NOTE: I felt compelled to write this article for 3 reasons:
- Many artists believe that having a manager is important to their success.
- Several artists have asked me to manage them recently.
- I often wonder how I am able to manage my music career & continue to grow it.
In my opinion, having a manager isn’t critical to your success in the music business. I believe that it’s more important to harness The Power of Effective Delegation (affiliate link).
Here are some tips that have helped me grow my music career (and continue to do so) without a manager:
- Make a paradigm shift – In high school, I told my private drum teacher about my professional music career aspirations. His response has been the reason I have a career in music:
You are an entrepreneur first and a musician second. Through the years, I found it necessary to add one thing to his advice: You are an entrepreneur first, a marketer second, and a musician third.
- Know what hats you need to wear and when – When I’m performing, I’m musician. When I finish performing and someone asks me for my business card, I’m a marketer. When I’m creating next years budget, I’m an entrepreneur.
- Write a business plan to generate cash – Writing a plan down makes it real. This is uncomfortable for many aspiring artists because it means that dreaming is over and it’s time for action! Your plan can include getting signed to a record label, but it’s not necessary. Before you begin writing, learn the Anatomy of a Business Plan (affiliate link).
- Manage time effectively – Making appointments with myself is how I “fit it all in.” I have time allotted to practice drums, check email, manage my social media accounts (even though some of you believe I’m on Twitter all day), make phone calls, do bookkeeping, etc.
Two of my favorite books on time management are First Things First (affiliate link) and No B.S. Time Management for Entrepreneurs (affiliate link).
- Build real relationships – I’ve learned the hard way that one of the most important keys to success is to make and KEEP commitments. Showing up on time shows respect for yourself and other people. If people can’t trust you with time, what can they trust you with? Next, don’t start relationships by asking people for stuff. Whenever someone follows me on Twitter, then asks me to check out their YouTube video, or retweet something, it gives me a cold feeling. Each year, I reread
The 7 Habits of Highly Effective People (affiliate link) to remind myself about how to grow real relationships.

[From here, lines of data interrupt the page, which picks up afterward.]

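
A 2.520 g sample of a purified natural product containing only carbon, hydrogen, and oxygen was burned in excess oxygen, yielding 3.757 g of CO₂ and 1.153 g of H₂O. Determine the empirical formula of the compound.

mol C = 3.757 g CO₂ ÷ 44.009 g/mol = 0.085369 mol
mol H = 2 × 1.153 g H₂O ÷ 18.015 g/mol = 0.12800 mol
mass O = 2.520 − (1.0254 + 0.12903) = 1.3656 g → mol O = 1.3656 ÷ 15.999 = 0.085356 mol
Divide by the smallest (0.085356 mol): C 1.000, H 1.500, O 1.000
Multiplying each by 2 gives whole numbers: C 2.00, H 3.00, O 2.00

C2H3O2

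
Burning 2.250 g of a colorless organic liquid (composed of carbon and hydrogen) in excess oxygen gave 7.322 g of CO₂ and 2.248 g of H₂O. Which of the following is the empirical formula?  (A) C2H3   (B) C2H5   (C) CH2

(A) C2H3

mol C = 7.322 g CO₂ ÷ 44.009 g/mol = 0.16638 mol
mol H = 2 × 2.248 g H₂O ÷ 18.015 g/mol = 0.24957 mol
Divide by the smallest (0.16638 mol): C 1.000, H 1.500
Multiplying each by 2 gives whole numbers: C 2.00, H 3.00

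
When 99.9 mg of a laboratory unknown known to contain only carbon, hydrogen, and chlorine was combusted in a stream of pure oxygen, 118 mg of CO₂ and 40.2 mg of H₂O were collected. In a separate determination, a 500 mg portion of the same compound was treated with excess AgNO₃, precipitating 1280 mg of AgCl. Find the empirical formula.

mol C = 0.118 g CO₂ ÷ 44.009 g/mol = 0.002681 mol
mol H = 2 × 0.0402 g H₂O ÷ 18.015 g/mol = 0.004463 mol
From the AgCl data: mol Cl per gram of compound = (1.28 ÷ 143.318) ÷ 0.500 = 0.01786 mol/g, so in the 0.0999 g combustion sample mol Cl = 0.001784 mol
Divide by the smallest (0.001784 mol): C 1.503, H 2.501, Cl 1.000
Multiplying each by 2 gives whole numbers: C 3.01, H 5.00, Cl 2.00

C3H5Cl2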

- Learn to sell – You have to learn to sell your music, your products, your services, and most importantly yourself, like a pro. Great sales professionals know how to take an opportunity, “close a sale”, and do it fast! When an opportunity comes through my email inbox at 9:00 AM, I shoot to have a paid gig by 10:00 AM. Each year I reread, How to Master the Art of Selling (affiliate link).

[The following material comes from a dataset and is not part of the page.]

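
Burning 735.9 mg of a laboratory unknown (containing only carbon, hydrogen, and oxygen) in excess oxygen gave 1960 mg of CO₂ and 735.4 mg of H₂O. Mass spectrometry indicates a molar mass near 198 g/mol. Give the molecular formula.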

- Master confidence & enthusiasm – Professional sales skills are critical. Of the many sales skills that I’ve learned over the years, the best one to master is to confidence and enthusiasm. It’s very contagious, goes viral really quickly, and applies to performing as well.
- Learn to negotiate – Like sales skills, negotiation skills are important as well. When someone tells me “NO”, I understand that it really means “NO…for right now” and it’s a powerful teacher. Negotiation has taught me how to find solutions in which every party wins in a dispute.
- Stay ahead of the game by learning – You can’t read a few “music business” books, apply what you learn, and then expect to have a successful music career. As a general rule, I steer clear of “music business” books because I believe that it’s more important to learn about overall success in business. I’ve learned more from Starbucks & Apple about success in music than I have learned from any music business book. I try to read 1 business book a week. In addition, I subscribe to these magazines: Entrepreneur (affiliate link), Kiplinger’s Personal Finance (affiliate link), and The Economist (affiliate link).
- Present yourself seriously and people will take you seriously – If you want people to pay you, present yourself like a trustworthy business person. You will stand out from most other musicians who look like “musicians”.
- Your most important business relationship – Your most important business relationship is your relationship with your accountant. A great accountant does more than taxes, they are a trusted business adviser and a great resource for connections. I can’t begin to tell you the amount of connections I have made because of my accountant, Becky Egan. If you contact her, be sure to mention my name.
- Constantly improve your music skills – As I write this article, I’m reminded of the fact that I need to finish an assignment for my drum teacher. I constantly take drum lessons and will never stop. Having someone to constantly critique your music skills, challenge you, give you a fresh ideas, and grow you will lead to a higher income.
- Align yourself with successful people – You’ve probably heard this saying before: “You are who your friends are.” If you hang out with other struggling musicians, then you will remain a struggling musician. I make it a point to surround myself with people who are better musicians than me & are further along in their careers than me.
- Attitude is everything – You will never hear me bashing the music business or being negative because I don’t have time for it. Each day, I wake up with an attitude of gratitude. On that note, I have to say:
Thank you so much for taking the time to read this article!